# Is the HR20-700 the problem with Apps not working?



## n3ntj (Dec 18, 2006)

I've followed every single recommendation I can find (from D*'s website and here) about turning on Apps and making it work. Nothing I try works and I've never been able to get it to work. Yes, my account is active. Yes, I have a few apps set for my HR20 via the website. Yes, I am connected to the internet. Yes, I can download DoD programming. Yes, I am using the D*remote control and the button next to SELECT.
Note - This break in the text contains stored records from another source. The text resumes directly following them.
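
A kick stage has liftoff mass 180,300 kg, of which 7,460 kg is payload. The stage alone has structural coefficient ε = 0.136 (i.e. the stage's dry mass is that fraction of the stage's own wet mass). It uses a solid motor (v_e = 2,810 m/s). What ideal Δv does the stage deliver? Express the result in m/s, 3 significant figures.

Δv ≈ 4950 m/s

Stage wet mass = m₀ − payload = 180,300 − 7,460 = 172,840 kg.
Stage dry mass = ε × stage wet mass = 0.136 × 172,840 = 23,506.2 kg.
Burnout mass m_f = stage dry + payload = 23,506.2 + 7,460 = 30,966.2 kg.
Rocket equation: Δv = v_e · ln(180,300/30,966.2) = 2810.0 × ln(5.822) = 2810.0 × 1.7617 ≈ 4950 m/s.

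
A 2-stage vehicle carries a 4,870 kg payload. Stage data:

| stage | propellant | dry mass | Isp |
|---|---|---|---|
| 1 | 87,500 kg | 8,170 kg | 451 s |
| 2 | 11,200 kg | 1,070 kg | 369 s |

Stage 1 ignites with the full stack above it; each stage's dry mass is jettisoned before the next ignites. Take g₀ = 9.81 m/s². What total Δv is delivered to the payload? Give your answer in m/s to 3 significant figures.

Δv ≈ 10400 m/s

Ignition mass of stage 1 = 87,500+8,170 + 11,200+1,070 + 4,870 = 112,810 kg.
Stage 1: m₀ = 112,810 kg, m_f = 112,810 − 87,500 = 25,310 kg; Δv = 451×9.81×ln(4.457) = 4424.3×1.4945 ≈ 6612 m/s.
Stage 2: m₀ = 17,140 kg, m_f = 17,140 − 11,200 = 5,940 kg; Δv = 369×9.81×ln(2.886) = 3619.9×1.0597 ≈ 3836 m/s.
Total Δv = 6612 + 3836 = 10448 m/s.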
It does seem that a lot of people who can't get Apps/Widgets to work are using the HR20-700. I was curious to know if this issue really is related to the HR20-700 or not, so thought I'd create a poll..


----------



## veryoldschool (Dec 10, 2006)

In my setup TVApps always work "if I get network services to work". It's been this way from day one. I'm not sure if it's my Netgear router, but port forwarding 2 ports for each receiver IP is what works here.
If N/S gives me anything but 500x for a status, they don't work.
YMMV


----------



## bonscott87 (Jan 21, 2003)

So long as my HR20-700 (and HR21-200) is on the network and connected to the Internet the TV Apps have always worked fine.


----------



## ozonedan (Dec 27, 2005)

The Apps worked fine on my HR21-700 for the first three days after the announcement that they were available. Since then, nothing. :nono2:


----------



## dnelms (Nov 20, 2006)

I've got a HR20-700 and it's a no go. Like the OP, I've tried everything suggested, no go. It is noteworthy that I can not get network services working no matter what I do. But I am connected to the Internet and can receive Demand programming.


----------



## Darkscream (Mar 8, 2008)

HR20-100 here and Apps do not work.
Demand works fine - but get a 301 error when trying to start network services.

Nothing fixes it.


----------



## veryoldschool (Dec 10, 2006)

Darkscream said:


> HR20-100 here and Apps do not work.
> Demand works fine - but get a 301 error when trying to start network services.
> 
> Nothing fixes it.


I've had this many times, along with other error codes.
Manual setting of the network services in the receiver and port forwarding in my router, are the main things I've found to get through these errors.
Once these are setup, restoring network defaults, reconnecting, rebooting, and manually restarting network services has always "in the end" gotten TVApps working and the Network services status to report 500x [this varies from 5000 to 5009].


----------